Dweebs on Disney: Small World, After All

I don’t even like Peter Pan.
By Matt Springer
April 13, 2005

I am the only adult male in the Disney Character Outlet store.

That’s not fully true. I see one or two other guys. But seeing as they’re with either eager wives and/or children, it may be safer to say I’m the only adult male willingly in the Disney Character Outlet Store.

The store’s in a fairly nondescript strip mall in Fullerton, CA. It’s got a very low-end feel, kinda dollar-store slummy.

I’ve been lured here by the promise of first-run Disney goods at bargain-basement prices. I’ve heard tell of T-shirts available for a fraction of what they cost in the Disney parks, and I’m itching to snare a deal.

I also feel clammy and creepy, like someone you’d look at and assume is a twisted pedophile.

But then, that’s how I often feel when exercising my Disney fandom. Whether I’m buying Sleeping Beauty on DVD, going to Disneyland by myself, or wearing the tattered tie-dyed Donald Duck shirt I’ve had since high school, I almost never feel proud to be a Disney dweeb. (We have no preferred nomenclature to the best of my knowledge, but I defer to my esteemed colleague Jim Hill, who I believe coined the term “Disney dweeb.” It works for me.)

When I’m being a Disney dweeb, I feel weird. I’m happy, I’m having a good time, but I deep down know that few will understand why I enjoy it so. In fact, more than any of my other dweebdoms, I feel as though I am constantly judged for liking Disney.

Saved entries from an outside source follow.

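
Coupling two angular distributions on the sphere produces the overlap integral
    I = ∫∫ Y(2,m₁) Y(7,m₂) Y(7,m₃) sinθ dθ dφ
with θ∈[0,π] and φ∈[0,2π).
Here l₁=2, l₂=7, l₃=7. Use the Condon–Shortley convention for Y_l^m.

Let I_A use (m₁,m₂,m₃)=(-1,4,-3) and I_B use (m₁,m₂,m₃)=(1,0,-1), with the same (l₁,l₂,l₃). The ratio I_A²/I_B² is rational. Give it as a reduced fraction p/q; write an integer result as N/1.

77/2

Same 2,7,7: normalisation and zero-m 3j drop out of the ratio.
A: Δ: 2! 2! 12! / 17! → 1/185640; sum: t=1:−1/14515200 t=2:+1/4354560 = 1/6220800; 3j²(2 7 7; -1 4 -3) = Δ·Π!·Σ² = 77/4420  (sign +1)
B: Δ: 2! 2! 12! / 17! → 1/185640; sum: t=0:+1/1209600 t=1:−1/1036800 = -1/7257600; 3j²(2 7 7; 1 0 -1) = Δ·Π!·Σ² = 1/2210  (sign -1)
I_A²/I_B² = (77/4420)/(1/2210) = 77/2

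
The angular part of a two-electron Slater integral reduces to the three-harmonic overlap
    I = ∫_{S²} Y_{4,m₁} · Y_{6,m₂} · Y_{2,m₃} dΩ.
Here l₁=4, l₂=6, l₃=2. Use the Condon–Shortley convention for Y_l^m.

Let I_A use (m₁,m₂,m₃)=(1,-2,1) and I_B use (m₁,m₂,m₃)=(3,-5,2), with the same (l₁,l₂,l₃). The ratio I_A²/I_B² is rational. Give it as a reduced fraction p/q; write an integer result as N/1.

l's match ⇒ only the (l;m) 3-j factors differ between A and B.
A: triangle coeff Δ(4,6,2) = 1/6435; Σ_t [3,3]: t=3:−1/4320 = -1/4320; (3j)²=224/6435 [(4 6 2; 1 -2 1)], sign=+1
B: triangle coeff Δ(4,6,2) = 1/6435; Σ_t [1,1]: t=1:−1/120960 = -1/120960; (3j)²=2/39 [(4 6 2; 3 -5 2)], sign=-1
I_A²/I_B² = (224/6435)/(2/39) = 112/165

112/165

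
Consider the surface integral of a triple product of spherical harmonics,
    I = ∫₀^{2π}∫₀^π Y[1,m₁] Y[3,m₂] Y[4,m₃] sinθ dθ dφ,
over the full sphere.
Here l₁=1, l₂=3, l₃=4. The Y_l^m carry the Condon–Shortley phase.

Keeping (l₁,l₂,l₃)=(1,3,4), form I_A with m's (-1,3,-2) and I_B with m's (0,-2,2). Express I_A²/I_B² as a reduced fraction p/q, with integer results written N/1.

Shared (l₁,l₂,l₃)=(1,3,4): N and (l;000)² cancel in I_A²/I_B².
A: Δ = 0!·2!·6!/9! = 1/252; Racah Σ t=0..0: t=0:+1/1440 = 1/1440; ⇒ 3j(1 3 4; -1 3 -2)² = 1/252, sgn +1
B: Δ = 0!·2!·6!/9! = 1/252; Racah Σ t=0..0: t=0:+1/120 = 1/120; ⇒ 3j(1 3 4; 0 -2 2)² = 1/21, sgn +1
I_A²/I_B² = (1/252)/(1/21) = 1/12

1/12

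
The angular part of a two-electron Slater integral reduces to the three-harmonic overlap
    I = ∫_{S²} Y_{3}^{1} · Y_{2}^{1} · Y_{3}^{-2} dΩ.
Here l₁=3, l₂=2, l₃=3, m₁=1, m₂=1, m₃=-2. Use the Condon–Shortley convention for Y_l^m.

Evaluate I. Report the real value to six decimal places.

0.162868

m-sum 0 ✓  L=8 even ✓  1≤3≤5 ✓
Π(2lᵢ+1) = 7×5×7 = 245
triangle coeff Δ(3,2,3) = 1/3780
Σ_t [0,2]: t=0:+1/24 t=1:−1/4 t=2:+1/24 = -1/6
(3j)²=4/105 [(3 2 3; 0 0 0)], sign=+1
Σ_t [1,2]: t=1:−1/12 t=2:+1/48 = -1/16
(3j)²=1/28 [(3 2 3; 1 1 -2)], sign=+1
⇒ 4πI² = 1/3
I = (+1)√(1/3/(4π)) = 0.16286750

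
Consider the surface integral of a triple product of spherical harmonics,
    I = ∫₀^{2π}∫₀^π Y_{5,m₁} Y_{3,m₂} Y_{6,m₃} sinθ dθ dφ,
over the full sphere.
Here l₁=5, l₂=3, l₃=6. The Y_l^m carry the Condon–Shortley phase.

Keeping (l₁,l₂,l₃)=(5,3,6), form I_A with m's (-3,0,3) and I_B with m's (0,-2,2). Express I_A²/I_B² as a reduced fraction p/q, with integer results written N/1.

3/14

Same 5,3,6: normalisation and zero-m 3j drop out of the ratio.
A: Δ: 2! 8! 4! / 15! → 1/675675; sum: t=0:+1/483840 t=1:−1/20160 t=2:+1/17280 = 1/96768; 3j²(5 3 6; -3 0 3) = Δ·Π!·Σ² = 1/1001  (sign -1)
B: Δ: 2! 8! 4! / 15! → 1/675675; sum: t=0:+1/8640 t=1:−1/13824 = 1/23040; 3j²(5 3 6; 0 -2 2) = Δ·Π!·Σ² = 2/429  (sign +1)
I_A²/I_B² = (1/1001)/(2/429) = 3/14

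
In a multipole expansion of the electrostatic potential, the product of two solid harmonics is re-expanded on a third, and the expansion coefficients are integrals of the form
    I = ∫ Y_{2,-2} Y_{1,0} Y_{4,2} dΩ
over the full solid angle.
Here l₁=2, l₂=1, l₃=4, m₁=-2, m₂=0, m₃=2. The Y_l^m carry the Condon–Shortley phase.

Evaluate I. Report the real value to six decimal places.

triangle: need 1≤l₃≤3, have 4; I=0

0.000000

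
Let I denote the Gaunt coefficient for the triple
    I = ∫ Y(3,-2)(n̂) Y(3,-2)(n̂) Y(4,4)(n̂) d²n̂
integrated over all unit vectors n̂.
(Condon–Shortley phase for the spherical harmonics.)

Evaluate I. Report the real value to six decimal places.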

My theory? There’s no cultural context for being a Disney dweeb. I hit the streets in my Star Wars T-shirt or my Firefly baseball cap, and I’m a geek. People get that. They have a complete library of cultural references to draw from in defining me. It’s not always the most flattering picture, but it’s there.

I go to Beatlefest in Chicago and I see the Beatle obsessives in their faded Paul McCartney tour T-shirts sporting long hair and luxurious beards, and I have a context for them. They’re probably aging hippies, clinging to the peace, love, dope vibe of their youth. Again, it’s not a flattering or complete picture, but again, it’s there.

I often conteplate how I am perceived by others when I am out in Disney apparel, when I literally wear my dweebdom on my sleeve (or my back, as it were). I assume that their first thought is that I look like someone who went to Disney on vacation and was unfortunate enough to have spent $543 on a T-shirt, which I then insist on wearing out in public when NOT at Disney, simply to justify the expense.

The next immediate fear is that I probably look like a pervert.

I guess that’s Michael Jackson’s fault. His appreciation for Disney certainly hasn’t done us dweebs any favors. Or maybe it’s just the automatic knee-jerk assumption of those who see someone enjoying something that seems exclusively the province of young children. We must all have problems, we who don the ears and pin lanyards and trod the grounds of the Happiest Place on Earth.

We may have problems, that’s true, but we are certainly not pedophiles. We are businessmen and housewives, twentysomethings and seniors, white and black and male and female alike. We are drawn to artistry of a rare caliber, consumed perhaps most often by kids but open to all whose hearts can accept it. We can escape to the grounds of a fantastical place where one man created a tactile reminder that entertainment and quality and fun are not something you have to abandon as you grow older.

In short, because we are Disney dweebs, our eyes are open a bit wider to the wonders of the world.

I’d argue that’s how sci-fi geeks feel sometimes too. There’s a relationship between the way my heart jumps when that Star Destroyer crawls across the screen in Star Wars and the way my chest gets warm when I hear “When You Wish Upon A Star.” It’s a willingness to suspend just about everything, from disbelief to “adulthood” and beyond, in order to surrender myself to a fantasy beyond my imagination.

When I’m being a Disney dweeb, I let go, I abandon, and I get carried effortlessly away. Which is exactly what happens sometimes when I’m being a geek.

So do not shun the older gentleman standing next to you in line at Blockbuster wearing the Main Street Electrical Parade T-shirt and the Disneyland baseball cap. He is not a pervert, and he is not trapped in childhood.

He’s ready to escape. Just like you.